14 June 2006
New glacier theory on Stonehenge
The debate over how the stones arrived at Stonehenge (Wiltshire, England) continues. A geology team has contradicted claims that bluestones were dug by Bronze Age man from a west Wales quarry and carried 240 miles to build Stonehenge. In a new twist, Open University geologists say the stones were in fact moved to Salisbury Plain by glaciers. Last year archaeologists said the stones came from the Preseli Hills. Recent research in the Oxford Journal of Archaeology suggests the stones were ripped from the ground and moved by glaciers during the Ice Age.
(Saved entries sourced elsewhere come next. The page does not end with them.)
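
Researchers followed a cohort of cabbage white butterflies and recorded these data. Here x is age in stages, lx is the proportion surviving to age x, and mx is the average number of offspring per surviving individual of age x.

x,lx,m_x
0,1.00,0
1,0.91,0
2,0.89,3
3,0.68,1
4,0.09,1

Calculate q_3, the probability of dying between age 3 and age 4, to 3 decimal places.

q_3 = (l_3 − l_4) / l_3 = (0.68 − 0.09) / 0.68
     = 0.59 / 0.68 = 0.867647… → 0.868

0.868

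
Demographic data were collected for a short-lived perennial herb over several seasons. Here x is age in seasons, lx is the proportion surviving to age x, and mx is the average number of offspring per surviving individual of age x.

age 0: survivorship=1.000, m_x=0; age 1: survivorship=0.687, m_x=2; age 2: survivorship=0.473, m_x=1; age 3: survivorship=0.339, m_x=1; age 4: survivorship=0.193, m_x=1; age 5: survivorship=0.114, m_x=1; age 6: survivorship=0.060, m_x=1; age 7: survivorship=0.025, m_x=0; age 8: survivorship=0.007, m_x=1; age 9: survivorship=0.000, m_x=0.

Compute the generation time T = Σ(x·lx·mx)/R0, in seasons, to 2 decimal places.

lx·mx: 0, 1.374, 0.473, 0.339, 0.193, 0.114, 0.06, 0, 0.007, 0 → R0 = 2.56
x·lx·mx: 0, 1.374, 0.946, 1.017, 0.772, 0.57, 0.36, 0, 0.056, 0 → Σ = 5.095
T = 5.095 / 2.56 = 1.990234… → 1.99

1.99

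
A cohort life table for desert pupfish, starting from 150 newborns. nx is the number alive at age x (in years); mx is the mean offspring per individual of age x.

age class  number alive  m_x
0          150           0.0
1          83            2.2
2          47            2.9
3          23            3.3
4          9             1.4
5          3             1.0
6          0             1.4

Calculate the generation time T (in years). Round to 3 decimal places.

1.823

lx = nx/n0 = nx/150: 1, 0.55333…, 0.31333…, 0.15333…, 0.06, 0.02, 0
lx·mx: 0, 1.217333…, 0.908667…, 0.506…, 0.084, 0.02, 0 → R0 = 2.736…
x·lx·mx: 0, 1.217333…, 1.817333…, 1.518…, 0.336, 0.1, 0 → Σ = 4.988667…
T = 4.988667… / 2.736… = 1.823343… → 1.823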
Geologists from the Open University first claimed in 1991 that the bluestones at one of Britain's best-known historic landmarks had not come from a quarry, but from different sources in the Preseli area. The recent work was conducted by a team headed by Professor Olwen Williams-Thorpe, who said she and her colleagues had used geochemical analysis to trace the origins of axe heads found at Stonehenge and this backed up the original work.
"We concluded that the small number of axes that are actually bluestone derive from several different outcrops within Preseli," she said. "Axes found at or near Stonehenge are very likely to be from the same outcrops as the monoliths, and could even be made of left-over bits of the monoliths."
Dr Brian John, a geomorphologist living in Pembrokeshire, said he always thought the idea that Bronze Age man had quarried the stones and then taken them so far 'stretched credibility'. But he said the debate would go on until someone was able to prove beyond doubt what happened one way or the other. "Much of the archaeology in recent years has been based upon the assumption that Bronze Age man had a reason for transporting bluestones all the way from west Wales to Stonehenge and the technical capacity to do it," he said. "That has been the ruling hypothesis, and there has been a great reluctance to allow facts to interfere with a good story. Glaciers may move very slowly, but they have an excellent record when it comes to the transport of large stones from one part of the country to another," he added.